Both moved and ashamed, it was all I could do to keep my composure. This time, the futures of the individuals those statues represented spread out and came to life in front of me. I wanted to believe everything they ever were was still here in the immeasurable mystery of time and space. I wanted to believe I could grasp the details of their lives, feel what they felt. But I knew it was impossible. Still, I needed a way to understand more fully—to tell their stories. Those feelings didn’t release their hold on me until I wrote the following poem.
This I Can Only Imagine
At the Famine Memorial in Dublin
Together six bronze statues rise, alone,
like pawns on a chessboard of cobblestones.
Tattered and barefoot, they clutch bulging bags
to their chests: a crocheted blanket that once
wrapped an infant daughter,
love poems from a dead wife,
work boots for a new life in America.
A dazed father struggles to keep pace,
mouth frozen in a silent scream.
An unconscious child flops over
this father’s shoulders like a sack of potatoes.
The emaciated family dog
trails his master toward the harbor,
only to be left behind.
For two seasons, men and women,
like these, harvested blighted potatoes,
too black and mushy for consumption,
carried wicker peat baskets from the bogs for heat.
They sold their last pigs and chickens to pay rent
and planted again, praying for a good harvest.
Winter came—colder than any before.
While their spouses and children died of famine fever,
they collected broth from Quaker soup kitchens
until demands couldn't be met and they closed.

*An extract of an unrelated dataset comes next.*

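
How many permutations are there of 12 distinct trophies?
12! = 479001600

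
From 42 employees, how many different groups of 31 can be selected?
C(42,31) = 42!/(31!×11!) = 4280561376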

Landlords, silos filled with grain for export to England,
evicted the potato farmers--
leveled their thatched-roof cottages.
Burdened with dreams, they boarded “coffin ships”
by the thousands, in search of refuge in America.
For forty-seven days, each time an Atlantic wave hit,
their ships creaked and leaned.
On deck, they breathed fresh air, but when storms came
and sea water sloshed onto the deck,
they were forced into the hold, ate stale biscuits,
drank tainted water and slept, ten to a bunk--
the smell of vomit and diarrhea.
More than half died and were thrown overboard.
No Statue of Liberty lifted her torch in this new country
that did nothing but exploit and mock,
house them in tenements and post
“No Irish Need Apply”
in shop windows and factory gates.
Would it have mattered,
comforted them to have known,
the great-grandson of a potato famine immigrant
would one day be elected President?
In the Memorial’s forefront, the statue of a woman,
hands over her heart, gazes
into the cloud-streaked sky as if beseeching
a God in whom she can no longer believe.
Beside her, the River Liffey splits
Dublin into north and south.
As their voices rise up from the harbor,
the sky gives way to a gentle rain that falls,
like a blessing, on their bronze feet.